6. Disclose negative or convoluted results
Though negative results are often low-impact, they are still important. Hypotheses aren’t always supported by data. Unfortunately, sometimes results are too complicated or convoluted to be easily interpreted. This doesn’t mean the results are wrong, though. It is important to publish positive and negative results.
Formalize how you will do a protocol, generate and interpret results, and statistically analyze the significance before beginning an experiment. If you get results that are negative or complicated, don’t ignore them. Instead, either do control experiments to figure out why an outcome happened or acknowledge the results in your publication.
If the results are difficult to interpret, that’s OK. In fact, the discovery of Green Fluorescent Protein (GFP) was first published as a footnote, “by the way, we saw this weird result,” in a paper, only to later earn Shimomura a Nobel Prize.
7. Increase transparency of data and statistics
Being as forthright as possible with your data is at the methods level and the data visualization level. Your graphs and plots are an essential communication tool and are most effective when they are transparent as possible. Write clear explanations of what is visualized and how. An increasingly popular way to do this is by showing each data point, not just an average in a bar chart or box and whisker, or line plot, as described here. I accomplish this by generating a scatter plot with each individual data point, generating a box and whisker plot or bar chart, and then overlaying the two.
Another important aspect of data transparency is describing how the statistics were calculated. First, ensure that you are using the correct statistical test. Next, keep in mind that reporting only a P value doesn’t describe how or why the data is significant. Since P values can vary dramatically, describe which statistical test generated the P value, mentioned in detail here.
Lastly, make sure that the data and statistics make sense. Commonly, I see scientists claiming a result based on using a statistical test that technically is significant. However, what if the significant difference is too small to really be important or relevant? A theoretical example: if scientists found that taking a high dose of a drug significantly reduces your propensity for getting cancer by 0.0001%. Avoid this problem by considering using a statistical method that takes into account the magnitude of the different result, such as effect size. Don’t oversell data – be transparent with what the results actually mean.

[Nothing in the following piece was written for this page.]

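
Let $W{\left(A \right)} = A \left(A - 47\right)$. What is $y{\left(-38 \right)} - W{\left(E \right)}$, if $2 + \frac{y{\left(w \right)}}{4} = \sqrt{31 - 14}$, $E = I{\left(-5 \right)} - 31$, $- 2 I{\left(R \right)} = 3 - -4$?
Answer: $- \frac{11279}{4} + 4 \sqrt{17} \approx -2803.3$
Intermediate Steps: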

8. Remove or reduce sources of bias
Humans are inherently biased – we can’t help it. Even scientists are. But we can take precautions to remove bias from our data analysis. And since bias in science can misconstrue results and create problems, bias leads to reproducibility issues. We should do everything we can to remove and reduce bias.
Decide on thresholds and parameters for data collection, so as not to accidentally cherry pick results. Whenever possible, blind data collection and analysis. Lastly, automate data collection or analysis (see the first bullet point) to remove human bias and error.